Вместе с секундантами приехал и распорядитель, толстый бородатый немец тридцати шести лет. Именно он прервал длительное молчание:

– Не имеют ли стороны желания помириться?

Николай и Сергей не отвечали, со злобой и взаимной неприязнью смеряя друг друга угрюмыми взглядами. Распорядитель продолжил:

– Стало быть, не имеют. В таком случае, я вынужден огласить условия поединка:

Право стрелять первым участники получают путём жеребьёвки.

Противники ставятся на расстоянии двадцати шагов друг от друга и десяти шагов от барьера.

Противникам запрещается стрелять на ходу.

Когда обе стороны сделают по выстрелу, то в случае безрезультатности поединок возобновляется.

Секунданты являются посредниками во всяком отношении между противниками на месте.

Секунданты, нижеподписавшиеся и облечённые всеми полномочиями, обеспечивают, каждый свою сторону, своей честью строгое соблюдение изложенных здесь условий.

Жребий решил судьбу Николая – он стрелял вторым. Николай и Сергей сделали свои десять шагов, подойдя к барьерам. Сергей с абсолютным спокойствием на лице наставил на Николая пистолет. «Нет сомнений, что я умру. Как коротка, однако, жизнь! Как бездарно я её прожил, но как благородно кончаю! Несчастная, опозоренная Анна, я не посмел бы оставить тебя в беде. О, на какое дело я пошёл. Но, право, жаль. Жаль, что не увидел собственными глазами то, о чём так страстно мечтаю долгие годы. Да прибудет с борцами вечный успех!».

– Стреляйте, – уверенно произнёс распорядитель.

Юноша, как казалось, также оставался невозмутим, как и все вокруг. Но он беспокоился. Это была его первая дуэль, и как он желал, чтобы она не стала последней. «Прощай, mon ange. Верно, я допустил ошибку, не отправив письмо прямиком к тебе. И ладно. Никогда не узнаешь постигшей меня участи, которую я нахожу высшей благодатью. Будешь жить, не нося в себе и капли скорби обо мне. Прощайте, родители и сёстры. Я всего лишь выполняю долг. Анна, милая сестра, я искренне надеюсь, что найдётся достойный человек, который закроет добрейшие глаза на твою оплошность!».
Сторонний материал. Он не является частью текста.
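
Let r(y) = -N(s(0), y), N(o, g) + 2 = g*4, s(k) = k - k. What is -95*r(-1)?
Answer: -570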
Раздался гулкий выстрел. Пуля прошла сквозь грудную клетку.

***

Павел подъезжал к усадьбе Владимира Владимировича с важной миссией, порученной его погибшим сыном. Катерина Максимовна, находясь в трауре, уже несколько дней не выходила из своей комнаты, не желая никого видеть и ни с кем общаться, а особенно – с младшей дочерью Анной.

– Здравствуйте, Владимир Владимирович. Вам пришло оповещение о моём прибытии? – Павел нервничал, но говорил сдержанно нахмурившемуся Владимиру.

– Да, Павел Матвеевич. Однако я по сей час не понимаю причину Вашего присутствия.

– Оставим это, Владимир. Мы некогда близко дружили, – в знак примирения, Павел протянул руку. Владимир пожал её, не меняясь в лице.

– Пока ты не перешёл на сторону смутьянов-безбожников, – сказал Владимир, намекая на революционно настроенного Николая.

– Я, Володя, никуда не переходил. Но что же мне было делать? Отказаться от единственного сына?

Владимир промолчал, крепче сжав ладонь товарища. По правде сказать, такой ответ друга его вполне устроил, и на месте Павла он бы поступил, наверное, так же. Но он не был на его месте и не до конца понимал состояние, в котором пребывал отец юного Николая, возомнившего себя всесильным борцом за свободу, отвергнутым обществом с устаревшими порядками.

– Я не хотел бы стеснять ни тебя, ни Марину Александровну своим присутствием, поэтому скажу кратко: Николай погиб, – в немолодых глазах Павла появились едва заметные слёзы. Владимир недоверчиво изогнул бровь. – Его последнее письмо предназначалось для Юлии. Я не читал. Прошу, передайте конверт запечатанным. Сегодня мы отправляемся в Пруссию вместе с Алексеем и нашими супругами, дабы проститься с сыном и племянником, – Павел сильно побледнел. – До свидания, Владимир. Я рассчитываю на твою помощь.

Владимир проводил Павла обескураженным взглядом.

***

– Погиб? Вот так новость! – Михаил Владимирович гадко засмеялся, – Вовремя же мы с тобой, Володя, помирились! Когда мы собрались к Юленьке? Послезавтра? – толстяк довольно уселся в кресло.

– Мы ей ни о чём не расскажем, – твёрдо произнёс Владимир, строго посмотрев на брата.

Владимир распечатал письмо. Сзади встал Михаил и взглядом, полным любопытства, заглянул в текст.

– «Ежели случится так, что я умру…» Ха-ха, – писклявым неприятным голосом Михаил зачитал конец послания, – «сожги его».

Владимир дошёл до последней фразы. Он вложил лист обратно в конверт. Мужчина подошёл к разожжённому камину (август выдался достаточно холодным) под усмешки Михаила.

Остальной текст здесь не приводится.